Odnośnik do komentarza

Witam violkas z tego co opisałaś wygląda,że choć byś się starała to tego brzemienia nie uniesiesz,szczególnie że już raz próbowałaś.To przykre ale w takich przypadkach uczucia mogą nie wystarczyć,przyjdzie dzień w którym albo sama stracisz sens opadając z sił lub co gorsze,dojdzie do tragedii...Co do skuteczności terapii,cuda się zdarzają.Jedna z historii w której znajomi próbowali,rodzina każdym możliwym sposobem,groźbami i czułościami bez rezultatu.Wielokrotne leczenie a przeważnie pierwsza miłość zwycięża,lecz nie ta do kobiety.Zakochana kobieta część miłości przelała z partnera na dzieci...teraz wnuki,lecz jej błysk w oczach i uśmiech na twarzy jakoś znikł,wspaniała kobieta a raczej wspaniały cień kobiety,tak od paru lat nadzieja wygasła,lecz wraca z pracy czym prędzej do domu z sercem na ramieniu,tam jest drugi cień tylko bardziej mizerny a może coś sobie zrobił? I tak od lat zapewne to miłość,tylko co to za miłość po której człowiek się nie wznosi tylko z roku na rok opada...jakby coraz bliżej ziemi?

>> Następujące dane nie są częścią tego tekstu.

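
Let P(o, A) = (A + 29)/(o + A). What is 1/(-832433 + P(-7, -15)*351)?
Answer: -11/9159220 ≈ -1.2010e-6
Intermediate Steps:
P(o, A) = (29 + A)/(A + o)
1/(-832433 + P(-7, -15)*351) = 1/(-832433 + ((29 - 15)/(-15 - 7))*351) = 1/(-832433 + (14/(-22))*351) = 1/(-832433 - 1/22*14*351) = 1/(-832433 - 7/11*351) = 1/(-832433 - 2457/11) = 1/(-9159220/11) = -11/9159220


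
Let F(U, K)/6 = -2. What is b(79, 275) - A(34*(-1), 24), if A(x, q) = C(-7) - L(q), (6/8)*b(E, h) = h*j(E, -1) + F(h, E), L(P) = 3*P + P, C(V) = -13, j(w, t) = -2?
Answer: -1921/3 ≈ -640.33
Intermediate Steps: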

Często serce ludzkie zostaje poddane próbie która przeważnie je przerasta,szczególnie gdy szantaż emocjonalny nie dodaje sił a alkoholik to bardzo wytrawny gracz co umiejętnie wykorzysta kochające go serce.

Odnośnik do komentarza
Gość maleństwo1991

Idź na terapię grupową. Wiem, że Twój chłopak jest uzależniony, ale Ty będąc z nim jesteś współuzależniona, też miałam faceta alkoholika, mój ojciec był, a moja mama chodzi po jego śmierci na terapię. Pewne zachowania Ci się udzieliły. Zasięgnij porady psychologa. Zrozumiesz, o czym mówię. Taka terapia pomaga. Ty też powinnaś stanąć na nogi. Nie jesteś sama z tym problemem i wiem, że to może Ci się wydawać niemożliwe teraz, ale możesz być szczęśliwa, bez niego. Pozdrawiam ciepło

Odnośnik do komentarza

witam ponownie,...
niestety juz wiem ze nie potrafie mu pomoc...ze sama potrzebuje pomocy... bylam u terapeutki,ku mojemu zdziwieniu rozmawialismy o mnie a nie o jego piciu kobitka duzoooo pytala i opowiedzialam jej o swoim leczeniu tzn kilka lat temu lezalam w odziale psychiatrycznym z depresjaw wypisie mam;osobowosc bierno zalezna
no i ta terapeutka cala powiedziala zebym jak najszybciej zakonczyla ten zwiazek ze ludzie tacy jak piotr potrzebuja silnego wsparcia ktorego ja nie potrafie dac,ze zamiast pomagac jeszcze bardziej mu szkodze i przy mnie nie ma rzadnych szans na wyjscie z nałogu :(
kurcze ale ja go kocham i niechce go zostawic :(

Odnośnik do komentarza

kazda moja czastka walczy o niego ale ile zniesc milosc ma potrafi?ile bolu upokorzen..? kilka dni temu mialam operacje,moj piotrus zamiast byc przy mnie oczywiscie pil...dzien po operacji zamiast zapytac sie jak sie czuje zapytal-gdzie jest flaszka ktorą mu schowalam,przepil wszystkie pieniadze jakie mial,tagze nawet nie mial za co przyjechac po mnie by odebrac mnie ze szpitala....tak jest zawsze kiedy go potrzebje nie moge na niego liczyc.... kocham go ale jak dluzo jeszcze zniesc potrafie... :(

Odnośnik do komentarza

szczerze mowiac Krzysztofie to nie mam przyjaciol sa tylko znajomi ktorzy nic nie wiedza o moich problemach...o Piotrku...bo kto by sie chwalil facetem alkocholikem nie chodze na spotkania ze znajomymi bo na takich przewaznie jest alko a ja staram sie unikac takich miejsc dla dobra piotra....juz dawno wycofalam sie z zycia towarzyskiego
jestem ja,piotr i alko-niestety no i moje wlasne problemy ze zdrowiem w ktorych jetem samiutenka,ale to niewazne ja sobie poradze tylko jak jemu pomoc?

Odnośnik do komentarza

Jeśli chcesz dodać odpowiedź, zaloguj się lub zarejestruj nowe konto

Jedynie zarejestrowani użytkownicy mogą komentować zawartość tej strony.

Zarejestruj nowe konto

Załóż nowe konto. To bardzo proste!

Zarejestruj się

Zaloguj się

Posiadasz już konto? Zaloguj się poniżej.

Zaloguj się
×
×
  • Dodaj nową pozycję...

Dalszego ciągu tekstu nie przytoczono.